Under Rule 8.3(b) of the Code, any person who is, or becomes, interested in 1% or more of any class of relevant securities of the offeree company or of any paper offeror must make a Dealing Disclosure if the person deals in any relevant securities of the offeree company or of any paper offeror. A Dealing Disclosure must contain details of the dealing concerned and of the person's interests and short positions in, and rights to subscribe for, any relevant securities of each of (i) the offeree company and (ii) any paper offeror, save to the extent that these details have previously been disclosed under Rule 8. A Dealing Disclosure by a person to whom Rule 8.3(b) applies must be made by no later than 3.30 pm (London time) on the business day following the date of the relevant dealing.
If two or more persons act together pursuant to an agreement or understanding, whether formal or informal, to acquire or control an interest in relevant securities of an offeree company or a paper offeror, they will be deemed to be a single person for the purpose of Rule 8.3.
Opening Position Disclosures must also be made by the offeree company and by any offeror and Dealing Disclosures must also be made by the offeree company, by any offeror and by any persons acting in concert with any of them (see Rules 8.1, 8.2 and 8.4).

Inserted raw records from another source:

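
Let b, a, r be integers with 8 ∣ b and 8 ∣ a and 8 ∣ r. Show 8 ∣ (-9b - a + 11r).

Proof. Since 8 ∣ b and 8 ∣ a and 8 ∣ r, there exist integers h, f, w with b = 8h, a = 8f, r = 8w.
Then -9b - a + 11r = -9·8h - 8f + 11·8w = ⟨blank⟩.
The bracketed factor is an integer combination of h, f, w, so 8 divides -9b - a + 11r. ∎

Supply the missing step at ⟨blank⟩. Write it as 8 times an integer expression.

8(-f - 9h + 11w)

Each term has a factor of 8: -9·8h - 8f + 11·8w = 8·(-f - 9h + 11w).
Since -f - 9h + 11w is an integer, 8 ∣ (-9b - a + 11r).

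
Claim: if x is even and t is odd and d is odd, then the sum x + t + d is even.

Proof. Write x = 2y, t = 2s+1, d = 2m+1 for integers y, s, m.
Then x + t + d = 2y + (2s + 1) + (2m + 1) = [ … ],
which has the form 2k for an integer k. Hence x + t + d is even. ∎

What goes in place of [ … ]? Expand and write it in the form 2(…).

2(m + s + y + 1)

Expanding: 2y + (2s + 1) + (2m + 1) = 2m + 2s + 2y + 2.
Every term is even; pulling out the factor of 2 gives 2(m + s + y + 1).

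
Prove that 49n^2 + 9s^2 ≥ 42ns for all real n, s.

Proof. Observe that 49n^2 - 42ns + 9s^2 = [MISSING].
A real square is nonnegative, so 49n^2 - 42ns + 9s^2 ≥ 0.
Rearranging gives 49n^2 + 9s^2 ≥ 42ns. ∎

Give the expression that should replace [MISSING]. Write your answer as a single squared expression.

(7n - 3s)^2

The leading and trailing coefficients are 7^2 and 3^2, and 42 = 2·7·3, so the trinomial is (7n - 3s)^2.
Hence 49n^2 - 42ns + 9s^2 ≥ 0.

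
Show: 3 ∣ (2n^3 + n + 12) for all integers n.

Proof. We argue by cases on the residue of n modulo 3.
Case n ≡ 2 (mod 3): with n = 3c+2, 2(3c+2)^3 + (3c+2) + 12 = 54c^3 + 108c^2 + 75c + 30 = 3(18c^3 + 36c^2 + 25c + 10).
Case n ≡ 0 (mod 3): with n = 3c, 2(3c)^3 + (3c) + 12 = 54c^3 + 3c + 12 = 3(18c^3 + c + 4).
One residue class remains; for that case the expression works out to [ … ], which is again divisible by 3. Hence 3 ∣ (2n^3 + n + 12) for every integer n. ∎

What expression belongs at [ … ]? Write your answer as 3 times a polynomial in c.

3(18c^3 + 18c^2 + 7c + 5)

Only n ≡ 1 (mod 3) is unaccounted for. Put n = 3c+1:
2(3c+1)^3 + (3c+1) + 12 expands to 54c^3 + 54c^2 + 21c + 15,
and factoring out 3 leaves 3(18c^3 + 18c^2 + 7c + 5).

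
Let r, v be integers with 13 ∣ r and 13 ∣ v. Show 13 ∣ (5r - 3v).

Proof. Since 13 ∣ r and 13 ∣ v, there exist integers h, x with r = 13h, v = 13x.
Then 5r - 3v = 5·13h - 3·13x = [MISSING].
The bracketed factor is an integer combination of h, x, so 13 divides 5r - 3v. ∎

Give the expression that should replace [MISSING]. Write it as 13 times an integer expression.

13(5h - 3x)

Each term has a factor of 13: 5·13h - 3·13x = 13·(5h - 3x).
Since 5h - 3x is an integer, 13 ∣ (5r - 3v).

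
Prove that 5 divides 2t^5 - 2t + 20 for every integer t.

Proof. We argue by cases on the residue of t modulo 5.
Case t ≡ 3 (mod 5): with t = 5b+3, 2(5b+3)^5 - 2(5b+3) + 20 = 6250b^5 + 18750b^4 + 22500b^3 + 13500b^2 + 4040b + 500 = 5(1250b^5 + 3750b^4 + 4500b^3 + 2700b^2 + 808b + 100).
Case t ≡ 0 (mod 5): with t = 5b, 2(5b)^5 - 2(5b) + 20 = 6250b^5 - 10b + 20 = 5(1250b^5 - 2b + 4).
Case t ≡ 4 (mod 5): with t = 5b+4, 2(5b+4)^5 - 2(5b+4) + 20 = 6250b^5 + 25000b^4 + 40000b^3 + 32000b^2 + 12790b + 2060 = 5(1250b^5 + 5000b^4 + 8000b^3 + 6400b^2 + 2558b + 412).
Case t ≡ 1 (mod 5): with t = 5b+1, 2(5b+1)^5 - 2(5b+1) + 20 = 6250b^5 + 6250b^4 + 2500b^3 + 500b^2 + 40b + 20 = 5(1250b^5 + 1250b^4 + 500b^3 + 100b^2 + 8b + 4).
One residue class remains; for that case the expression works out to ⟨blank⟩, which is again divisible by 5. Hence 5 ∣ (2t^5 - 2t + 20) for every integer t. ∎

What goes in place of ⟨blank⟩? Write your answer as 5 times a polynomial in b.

The residues treated are {3, 0, 4, 1}, so the missing case is t ≡ 2 (mod 5); write t = 5b+2.
Then 2(5b+2)^5 - 2(5b+2) + 20 = 6250b^5 + 12500b^4 + 10000b^3 + 4000b^2 + 790b + 80 = 5(1250b^5 + 2500b^4 + 2000b^3 + 800b^2 + 158b + 16).

5(1250b^5 + 2500b^4 + 2000b^3 + 800b^2 + 158b + 16)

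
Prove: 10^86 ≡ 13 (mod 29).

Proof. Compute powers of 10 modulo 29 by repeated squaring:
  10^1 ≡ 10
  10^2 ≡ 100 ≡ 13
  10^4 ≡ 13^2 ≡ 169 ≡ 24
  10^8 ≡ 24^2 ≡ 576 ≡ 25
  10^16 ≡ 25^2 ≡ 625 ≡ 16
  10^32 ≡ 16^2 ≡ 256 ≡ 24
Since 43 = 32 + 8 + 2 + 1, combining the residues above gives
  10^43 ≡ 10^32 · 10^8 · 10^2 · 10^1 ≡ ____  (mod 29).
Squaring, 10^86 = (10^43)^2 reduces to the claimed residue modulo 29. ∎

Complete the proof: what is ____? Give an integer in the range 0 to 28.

Multiply the listed residues: 24 · 25 · 13 · 10 = 600 → 7800 → 78000.
Reducing modulo 29: 78000 = 2689·29 + 19, so 10^43 ≡ 19.

19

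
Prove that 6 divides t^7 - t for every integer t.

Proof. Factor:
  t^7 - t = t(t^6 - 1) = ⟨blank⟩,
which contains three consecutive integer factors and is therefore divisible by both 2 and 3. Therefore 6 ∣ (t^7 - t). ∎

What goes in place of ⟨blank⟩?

t^6 - 1 = (t^2 - 1)(t^4 + t^2 + 1), and t^2 - 1 = (t-1)(t+1).
So t(t^6 - 1) = (t - 1)t(t + 1)(t^4 + t^2 + 1).

(t - 1)t(t + 1)(t^4 + t^2 + 1)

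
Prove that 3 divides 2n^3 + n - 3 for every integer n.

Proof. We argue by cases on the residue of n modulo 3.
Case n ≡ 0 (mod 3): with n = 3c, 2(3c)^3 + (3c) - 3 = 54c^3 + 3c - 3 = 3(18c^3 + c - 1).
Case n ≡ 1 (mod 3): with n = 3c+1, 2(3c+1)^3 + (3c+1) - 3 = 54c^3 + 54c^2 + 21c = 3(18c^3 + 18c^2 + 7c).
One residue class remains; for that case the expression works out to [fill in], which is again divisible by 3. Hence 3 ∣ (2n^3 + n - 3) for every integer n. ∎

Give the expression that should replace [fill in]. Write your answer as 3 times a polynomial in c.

The residues treated are {0, 1}, so the missing case is n ≡ 2 (mod 3); write n = 3c+2.
Then 2(3c+2)^3 + (3c+2) - 3 = 54c^3 + 108c^2 + 75c + 15 = 3(18c^3 + 36c^2 + 25c + 5).

3(18c^3 + 36c^2 + 25c + 5)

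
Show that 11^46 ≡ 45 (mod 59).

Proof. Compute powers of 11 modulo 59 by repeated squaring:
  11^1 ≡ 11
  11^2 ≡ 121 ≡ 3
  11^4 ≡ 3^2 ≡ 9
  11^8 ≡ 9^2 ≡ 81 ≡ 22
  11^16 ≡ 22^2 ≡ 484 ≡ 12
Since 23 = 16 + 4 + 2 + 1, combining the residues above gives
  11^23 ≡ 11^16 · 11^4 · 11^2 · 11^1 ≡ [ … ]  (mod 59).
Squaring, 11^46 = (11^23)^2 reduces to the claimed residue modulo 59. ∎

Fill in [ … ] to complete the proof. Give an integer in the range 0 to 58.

Multiply the listed residues: 12 · 9 · 3 · 11 = 108 → 324 → 3564.
Reducing modulo 59: 3564 = 60·59 + 24, so 11^23 ≡ 24.

24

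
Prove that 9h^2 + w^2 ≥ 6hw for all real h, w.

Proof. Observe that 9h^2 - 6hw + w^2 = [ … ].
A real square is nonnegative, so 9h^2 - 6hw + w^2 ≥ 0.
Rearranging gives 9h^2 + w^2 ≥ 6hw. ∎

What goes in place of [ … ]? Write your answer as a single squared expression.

(3h - w)^2

9h^2 - 6hw + w^2 is a perfect-square trinomial: the outer terms are (3h)^2 and (w)^2, and the cross term is -2·3h·w.
So 9h^2 - 6hw + w^2 = (3h - w)^2 ≥ 0.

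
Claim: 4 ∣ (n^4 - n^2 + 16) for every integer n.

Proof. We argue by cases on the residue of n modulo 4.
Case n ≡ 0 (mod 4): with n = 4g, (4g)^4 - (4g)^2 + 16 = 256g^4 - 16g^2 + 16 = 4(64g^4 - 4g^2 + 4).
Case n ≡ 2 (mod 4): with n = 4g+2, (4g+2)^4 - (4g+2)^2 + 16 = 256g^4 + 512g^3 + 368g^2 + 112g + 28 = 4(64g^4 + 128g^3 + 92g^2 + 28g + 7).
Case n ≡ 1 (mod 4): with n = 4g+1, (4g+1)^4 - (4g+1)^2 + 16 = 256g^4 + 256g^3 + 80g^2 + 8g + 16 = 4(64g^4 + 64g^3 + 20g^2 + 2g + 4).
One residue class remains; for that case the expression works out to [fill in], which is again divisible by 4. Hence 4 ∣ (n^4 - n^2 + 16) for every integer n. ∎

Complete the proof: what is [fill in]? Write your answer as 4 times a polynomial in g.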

Details of the offeree and offeror companies in respect of whose relevant securities Opening Position Disclosures and Dealing Disclosures must be made can be found in the Disclosure Table on the Takeover Panel's website at www.thetakeoverpanel.org.uk, including details of the number of relevant securities in issue, when the offer period commenced and when any offeror was first identified. If you are in any doubt as to whether you are required to make an Opening Position Disclosure or a Dealing Disclosure, you should contact the Panel's Market Surveillance Unit on +44 (0)20 7638 0129.
Rule 2.10 Disclosures
In accordance with Rule 2.10 of the Code, Picton confirms that on 18 August 2011, being the latest practicable Business Day prior to the commencement of the Offer Period, it had 345,336,118 ordinary shares in issue all with equal voting rights. The total number of voting rights in Picton is therefore 345,336,118. The International Securities Identification Number for the Picton ordinary shares is GB00B0LCW208.